Une alimentation traditionnelle compromise

Malek Batal

Malek Batal

Crédit : Amélie Philibert, Université de Montréal

En Colombie-Britannique, les régimes alimentaires traditionnels des Premières Nations côtières comprennent une grande diversité de produits issus de la mer tels que les poissons, les crustacés, les algues et les mammifères marins. Ces aliments constituent des sources importantes de protéines, de micronutriments et d’acides gras oméga-3 polyinsaturés, en plus d’être faibles en gras.

Or, en raison de la crise climatique, ces ressources ont tendance à se raréfier. La moitié des personnes interrogées considèrent d’ailleurs que leur quantité est déjà insuffisante. Par exemple, les différentes variétés de saumons font partie des espèces les plus sensibles aux changements climatiques, alors qu’elles sont la source principale d’acides gras des Premières Nations.

«D’un point de vue épidémiologique, nous savons que les oméga-3 sont associés à une diminution des maladies cardiaques, indique Malek Batal. Mais les sources de ces “bons gras” s’amenuisent d’année en année et les autres options sont souvent de piètre qualité nutritive, notamment des aliments hautement transformés.»

À ce manque de solutions de remplacement s’ajoutent la grande précarité des Premières Nations, touchées par une insécurité alimentaire grave (qui concernerait 65 % des individus), la sédentarité, la discrimination. «Autant de facteurs qui contribuent à accroître les risques de maladies cardiovasculaires», souligne le chercheur spécialisé en déterminants environnementaux, sociaux, économiques et culturels des choix alimentaires.

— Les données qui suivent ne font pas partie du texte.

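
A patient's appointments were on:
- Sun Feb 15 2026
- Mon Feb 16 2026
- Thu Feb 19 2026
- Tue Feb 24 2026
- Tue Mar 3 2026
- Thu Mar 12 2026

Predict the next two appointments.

The spacing grows by 2 each time: 1, 3, 5, 7, 9 days.
Next gap: 11 days. Thu Mar 12 2026 + 11 days = Mon Mar 23 2026.
Next gap: 13 days. Mon Mar 23 2026 + 13 days = Sun Apr 5 2026.

Mon Mar 23 2026, Sun Apr 5 2026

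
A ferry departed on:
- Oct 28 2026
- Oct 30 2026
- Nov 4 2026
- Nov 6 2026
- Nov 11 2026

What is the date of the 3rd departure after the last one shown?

Nov 20 2026

The gap pattern 2, 5, 2, 5 repeats every 2 events.
These are the Wednesdays and Fridays of each week.
Next Friday: Nov 13 2026.
The following Wednesday is Nov 18 2026.
Next Friday: Nov 20 2026.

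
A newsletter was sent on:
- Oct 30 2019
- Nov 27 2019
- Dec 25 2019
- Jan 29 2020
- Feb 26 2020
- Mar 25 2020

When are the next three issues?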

L’alimentation saine, un droit

Pour Malek Batal, cette étude met en évidence le besoin urgent de stratégies pour améliorer l’accès aux produits de la mer des Premières Nations côtières. Parce que, en plus de favoriser la santé nutritionnelle et cardiovasculaire des individus, ce type d’alimentation permet de «développer un lien culturel fort, de socialiser et de bouger, et par la bande d’améliorer la santé mentale».

À noter que les changements climatiques ne constituent pas l’unique barrière à la consommation de produits marins. Le manque de temps, d’équipements ou de savoirs traditionnels pour obtenir ces ressources ainsi que la pêche commerciale sont aussi des entraves.

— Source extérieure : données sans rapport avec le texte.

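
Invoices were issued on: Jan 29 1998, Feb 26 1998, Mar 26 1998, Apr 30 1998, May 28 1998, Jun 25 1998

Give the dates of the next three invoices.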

Le chercheur considère qu’il faudrait redoubler d’efforts pour, par exemple, distribuer des aliments traditionnels, organiser des sorties de pêche, proposer des ateliers en vue d’apprendre à capturer et à apprêter de nouvelles espèces, mais aussi encadrer davantage l’élevage, qui contribue au déclin des espèces sauvages.

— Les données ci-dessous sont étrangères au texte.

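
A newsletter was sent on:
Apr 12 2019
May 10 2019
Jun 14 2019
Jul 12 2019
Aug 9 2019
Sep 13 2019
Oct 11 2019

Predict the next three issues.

These are Fridays at 28- or 35-day spacing (28, 35, 28, 28, 35, 28).
The pattern: 2nd Friday of the month.
2nd Friday of November 2019: Nov 8 2019.
2nd Friday of December 2019: Dec 13 2019.
January 2020 — 2nd Friday is Jan 10 2020.

Nov 8 2019, Dec 13 2019, Jan 10 2020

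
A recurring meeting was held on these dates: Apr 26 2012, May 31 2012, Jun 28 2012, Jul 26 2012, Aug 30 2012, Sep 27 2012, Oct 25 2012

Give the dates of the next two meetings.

All Thursdays; the gaps (35, 28, 28, 35, 28, 28) vary with month length.
This is the last Thursday of each month.
Last Thursday of November 2012: Nov 29 2012.
December 2012 ends with Thursday Dec 27 2012.

Nov 29 2012, Dec 27 2012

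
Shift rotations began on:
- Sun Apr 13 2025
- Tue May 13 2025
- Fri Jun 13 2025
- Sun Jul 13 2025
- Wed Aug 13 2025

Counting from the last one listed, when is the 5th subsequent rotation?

Tue Jan 13 2026

Gaps: 30, 31, 30, 31 days — not constant. Every event is on the 13th of the month.
Pattern: the 13th of each month.
Next: September 2025 → Sat Sep 13 2025.
October 2025: Mon Oct 13 2025.
November 2025: Thu Nov 13 2025.
December 2025: Sat Dec 13 2025.
January 2026: Tue Jan 13 2026.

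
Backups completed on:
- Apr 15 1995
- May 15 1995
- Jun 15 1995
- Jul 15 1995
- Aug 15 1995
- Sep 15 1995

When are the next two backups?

Oct 15 1995, Nov 15 1995

The day-of-month is always 15 (30, 31, 30, 31, 31 days between events).
So this recurs on the 15th of each month.
Next: October 1995 → Oct 15 1995.
Next: November 1995 → Nov 15 1995.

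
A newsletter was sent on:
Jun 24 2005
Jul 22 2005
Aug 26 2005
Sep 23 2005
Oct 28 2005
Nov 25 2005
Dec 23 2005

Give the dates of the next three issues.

All dates are Fridays, 28, 35, 28, 35, 28, 28 days apart.
Specifically, the 4th Friday of each month.
4th Friday of January 2006: Jan 27 2006.
4th Friday of February 2006: Feb 24 2006.
March 2006 — 4th Friday is Mar 24 2006.

Jan 27 2006, Feb 24 2006, Mar 24 2006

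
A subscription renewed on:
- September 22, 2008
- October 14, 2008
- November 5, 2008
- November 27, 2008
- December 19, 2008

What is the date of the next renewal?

January 10, 2009

Gaps between consecutive events: 22, 22, 22, 22 days — a constant 22-day interval.
December 19, 2008 + 22 days = January 10, 2009.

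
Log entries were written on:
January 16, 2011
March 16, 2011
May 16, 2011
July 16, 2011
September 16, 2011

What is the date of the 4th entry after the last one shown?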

«Les systèmes alimentaires traditionnels sont essentiels aux Premières Nations, il n’existe pas de ressources équivalentes des points de vue nutritionnel et culturel. Mettre en place des solutions, comme nous proposons dans l’EANEPN, devrait faire partie des efforts politiques, mais aussi individuels, en matière de réconciliation et de décolonisation», estime Malek Batal.